Öte yandan hepimizin mimarlık konusunda farkındalık inşa ederek kullandığımız mekan ve binalara, tanrı işi olarak kabul etmeksizin daha eleştirel bir gözle bakmayı öğrenmesi, sağlıklı ve iyi işleyen binaların tasarlanması ve yapılmasında önemli bir rol oynayacaktır.

Aman mimarım demir fazla çıkmasın!

Bir binanın sağlam ve kalıcı olması çok önemli. Çünkü onu inşa etme çabamıza ve harcadığımız kaynaklara değmesi gerekiyor. Gelir adaletsizliğinin bu kadar arttığı, dünya nüfusunun birkaç yüzyılda bu kadar ivmelendiği, doğal kaynaklara baskının bu kadar arttığı bir dünyada 30 sene içinde yıkılması ve yerine yenisinin yapılmasını öngördüğümüz kısa “ekonomik ömür”lü binalar tasarlamak ve inşa etmek yasal olarak suç olmasa bile ahlaki açıdan oldukça problemlidir. Ne doğaseverlikle ne de vatanseverlikle bağdaşmaz.

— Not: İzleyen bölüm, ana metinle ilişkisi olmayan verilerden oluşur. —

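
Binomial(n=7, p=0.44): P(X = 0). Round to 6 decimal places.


P = C(n,k) * p^k * (1-p)^(n-k)
C(7,0) = 1
p^k = 0.44^0 = 1
(1-p)^(n-k) = 0.56^7 ≈ 0.01727095
P = 1 * 1 * 0.01727095 ≈ 0.017271

0.017271


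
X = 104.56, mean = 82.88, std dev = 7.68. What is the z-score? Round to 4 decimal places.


z = (X - mu) / sigma
X - mu = 104.56 - 82.88 = 21.68
z = 21.68 / 7.68 = 271/96 ≈ 2.822917

2.8229


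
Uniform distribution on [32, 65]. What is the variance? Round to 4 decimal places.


Var = (b-a)^2 / 12
(b-a)^2 = (65 - 32)^2 = 1089
Var = 1089/12 = 90.75

90.7500


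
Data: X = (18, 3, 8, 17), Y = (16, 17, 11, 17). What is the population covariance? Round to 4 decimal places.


Cov = (1/n)*sum((xi-xbar)(yi-ybar))
n = 4, xbar = 46/4 = 11.5, ybar = 61/4 = 15.25
sum((xi-xbar)(yi-ybar)) = 14.5
Cov = 14.5 / 4 = 3.625

3.6250


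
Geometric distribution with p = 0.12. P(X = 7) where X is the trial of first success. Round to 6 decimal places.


P = (1-p)^(k-1) * p
(1-p)^(k-1) = 0.88^6 ≈ 0.4644041
P = 0.4644041 * 0.12 ≈ 0.05572849

0.055728


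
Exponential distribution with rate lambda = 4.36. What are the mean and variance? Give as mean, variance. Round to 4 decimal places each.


mean = 1/lam, var = 1/lam^2
mean = 1 / 4.36 = 25/109 ≈ 0.229358
lam^2 = 4.36^2 = 19.0096
var = 1 / 19.0096 ≈ 0.052605

0.2294, 0.0526


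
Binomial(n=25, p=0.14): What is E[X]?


E[X] = n*p = 25 * 0.14 = 3.5

3.5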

Bu durumda sağlamlık dediğimiz unsur karşımıza bir soru ile çıkıyor: “Sağlam olsun ama ne kadar sağlam olsun?” Çünkü sağlamlığın da ekonomik bir bedeli var. “Depremlere dayansın ama ne kadar dayansın?” “Depremde yıkılmasın ama yıkılacaksa da öncesinde nasıl davransın?”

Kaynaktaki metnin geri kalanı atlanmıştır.